Women's Crew Sweeps RegattaBy Rita Baranwal
Last Saturday, MIT's women's crews swept all possible races at the second annual New England Women's New 8 Regatta. The varsity eight, junior varsity eight, varsity four, first novice eight, and second novice eight all placed first in their contests.
After losing to Mount Holyoke College by 5 seconds at the Brunelle Cup on April 17, the MIT women's varsity eight made an excellent turnaround by beating MHC by 10 seconds and winning the championship with a time of 7 minutes, 40 second. After they rowed past MHC in the first 30 strokes, the Engineers rowed past Smith College at the 1000-meter mark. The crew continued to row well, walking through Wellesley College at the 1500-meter mark.
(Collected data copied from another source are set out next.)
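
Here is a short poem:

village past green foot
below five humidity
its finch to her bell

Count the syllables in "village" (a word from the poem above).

2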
Coach Mayrene Earle said, "I'm very excited about having the varsity crew in the most challenging grand finals at the New England Sprints this coming weekend. We'll be rowing against many crews travelling at the same speed."
The MIT women's junior varsity eight won with a time of 8:20, leaving competitors in their wake. The junior varsity crew also had an excellent turnaround from the previous week. After losing to MHC by 22 seconds, they ended up beating them by 18 seconds on Saturday. The women's varsity four beat Wellesley by 23 seconds with a time of 9:36.
The undefeated novice women's first eight crossed the finish line first, with a time of 7:45, beating Wellesley, MHC, and Smith. Its strongest competition at the New England championship will be Trinity College.
An exciting novice second eight race ended with the MIT-A team winning with a time of 8:29 and the MIT-B team beating Wellesley with a time of 9:02.
This was the second year of the New 8 Regatta. MHC won the contest in its first year. The Regatta marks the first time that MIT has beaten Mount Holyoke since 1987.
The Engineers set a record in the number of points scored in the Florence Smith Cup points trophy, a record that will never be broken because they scored the maximum number of points possible."
Crew alumnae visit MIT
Later in the day, rowing alumnae from across the country participated in a contest on the ergs. The alumnae were very excited to get back on the ergs, as some of them had not been on one in several years. Afterwards, they participated in a very competitive race out on the water.
The day ended with a banquet and several nostalgic speeches by past rowers and coaches. After listening to all of the troubles that women who rowed as many as 20 years ago had gaining recognition as a team sport, and their problems with lack of equipment, coaches, uniforms, and respect, the current women rowers said they realized how fortunate they are to have all that they do. Earle added a cautionary note, though. "It's getting easier, but not by much," she said.